When life came crumbling down for me and I lost so many things I held dear, I believe my attitude was somewhat like Paul’s. I wanted God to be glorified in my life and the storms I was in to be a means of the gospel to go forth. I’ve had to ask myself this morning (or maybe the Holy Spirit has) if that is still my desire. I fear I often slip into the trap of looking at the chains rather than the end result. My eyes are lifted to the plaques over my cell and see only the sadness and pain. When I do this, I am indeed imprisoned without purpose. There is true freedom in proper focus and liberty in the song I sing. I just have to determine what I want the lyrics and melody to be. I must choose to soar beyond my circumstances. So do we all. 

I’ve always loved a little poem by Madame Guyon. I will end my thoughts with it. It’s called,

A LITTLE BIRD AM I

Oh!
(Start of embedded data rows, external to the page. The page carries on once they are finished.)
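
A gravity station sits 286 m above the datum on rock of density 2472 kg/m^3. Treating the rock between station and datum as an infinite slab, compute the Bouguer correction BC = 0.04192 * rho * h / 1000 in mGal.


BC = 0.04192 * rho * h / 1000
= 0.04192 * 2472 * 286 / 1000
= 29.6371 mGal

29.6371


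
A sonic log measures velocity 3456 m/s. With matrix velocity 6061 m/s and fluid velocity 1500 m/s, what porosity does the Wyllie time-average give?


1/V - 1/Vm = 1/3456 - 1/6061 = 0.00012436
1/Vf - 1/Vm = 1/1500 - 1/6061 = 0.00050168
phi = 0.00012436 / 0.00050168 = 0.2479

0.2479


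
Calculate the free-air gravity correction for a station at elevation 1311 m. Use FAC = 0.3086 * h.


FAC = 0.3086 * h
= 0.3086 * 1311
= 404.5746 mGal

404.5746


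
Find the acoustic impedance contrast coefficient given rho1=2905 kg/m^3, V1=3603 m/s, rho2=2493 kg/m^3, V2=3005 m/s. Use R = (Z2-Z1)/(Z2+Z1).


Z1 = 2905 * 3603 = 10466715
Z2 = 2493 * 3005 = 7491465
R = (7491465 - 10466715) / (7491465 + 10466715) = -2975250 / 17958180 = -0.1657

-0.1657


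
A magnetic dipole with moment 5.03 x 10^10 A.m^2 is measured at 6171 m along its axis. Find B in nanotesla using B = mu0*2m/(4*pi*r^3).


m = 5.03 x 10^10 = 50300000000 A.m^2
2m = 100600000000 A.m^2
r^3 = 6171^3 = 234999338211
B = (4pi*10^-7) * 100600000000 / (4*pi * 234999338211) * 1e9
= 126417.68838 / 2953088778088.56 * 1e9
= 42.8086 nT

42.8086


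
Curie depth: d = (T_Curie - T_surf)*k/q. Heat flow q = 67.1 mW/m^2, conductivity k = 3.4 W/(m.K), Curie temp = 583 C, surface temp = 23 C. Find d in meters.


T_Curie - T_surf = 583 - 23 = 560 C
Convert q to W/m^2: 67.1 mW/m^2 = 0.0671 W/m^2
d = 560 * 3.4 / 0.0671 = 28375.56 m

28375.56


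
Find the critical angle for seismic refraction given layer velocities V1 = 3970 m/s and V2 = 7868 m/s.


V1/V2 = 3970/7868 = 0.504575
theta_c = arcsin(0.504575) = 30.3032 degrees

30.3032


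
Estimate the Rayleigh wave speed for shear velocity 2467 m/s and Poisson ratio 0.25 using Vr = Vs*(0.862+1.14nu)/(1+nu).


Numerator factor = 0.862 + 1.14*0.25 = 1.147
Denominator = 1 + 0.25 = 1.25
Vr = 2467 * 1.147 / 1.25 = 2263.72 m/s

2263.72


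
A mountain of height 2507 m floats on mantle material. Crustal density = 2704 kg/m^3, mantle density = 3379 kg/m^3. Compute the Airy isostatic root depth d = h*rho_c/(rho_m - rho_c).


rho_m - rho_c = 3379 - 2704 = 675
d = 2507 * 2704 / 675
= 6778928 / 675
= 10042.86 m

10042.86


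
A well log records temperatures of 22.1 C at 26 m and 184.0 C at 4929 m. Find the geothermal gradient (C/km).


dT = 184.0 - 22.1 = 161.9 C
dz = 4929 - 26 = 4903 m
gradient = dT/dz * 1000 = 161.9/4903 * 1000 = 33.0206 C/km

33.0206


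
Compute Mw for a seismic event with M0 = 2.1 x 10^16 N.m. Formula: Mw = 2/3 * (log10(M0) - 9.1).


log10(M0) = log10(2.1 x 10^16) = 16.3222
Mw = 2/3 * (16.3222 - 9.1)
= 2/3 * 7.2222
= 4.81

4.81


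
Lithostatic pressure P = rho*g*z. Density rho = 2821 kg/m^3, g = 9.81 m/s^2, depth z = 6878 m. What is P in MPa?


P = rho * g * z / 1e6
= 2821 * 9.81 * 6878 / 1e6
= 190341840.78 / 1e6
= 190.3418 MPa

190.3418


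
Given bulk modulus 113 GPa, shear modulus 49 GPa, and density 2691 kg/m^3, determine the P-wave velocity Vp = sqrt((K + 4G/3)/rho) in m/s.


First compute the effective modulus:
K + 4G/3 = 113e9 + 4*49e9/3 = 178333333333.33 Pa
Then divide by density:
178333333333.33 / 2691 = 66270283.6616 Pa/(kg/m^3)
Take the square root:
Vp = sqrt(66270283.6616) = 8140.66 m/s

8140.66


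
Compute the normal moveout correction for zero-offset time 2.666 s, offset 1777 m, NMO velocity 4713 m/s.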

It is good to soar.
These bolts and bars above,
To Him whose purpose I adore Whose providence I love;
And in Thy mighty Will to find The joy, the freedom of the mind.

Nought have I else to do;
I sing the whole day long;
And He, whom most I love to please, Doth listen to my song;
He caught and bound my wandering wing, But still He bends to hear me sing.

Thou hast an ear to hear;
A heart to love and bless;
And, though my notes were e’er so rude, Thou would’st not hear the less;
Because Thou knowest as they fall.
That LOVE, sweet love, inspires them all” 

My cage confines me round;
Abroad I cannot fly;
But, though my wing is closely bound, My heart’s at liberty.
My prison walls cannot control the flight, the freedom of the bound.
Oh! It is good to soar.
These bolts and bars above,
To Him whose purpose I adore Whose providence I love;
And in Thy mighty Will to find The joy, the freedom of the mind.”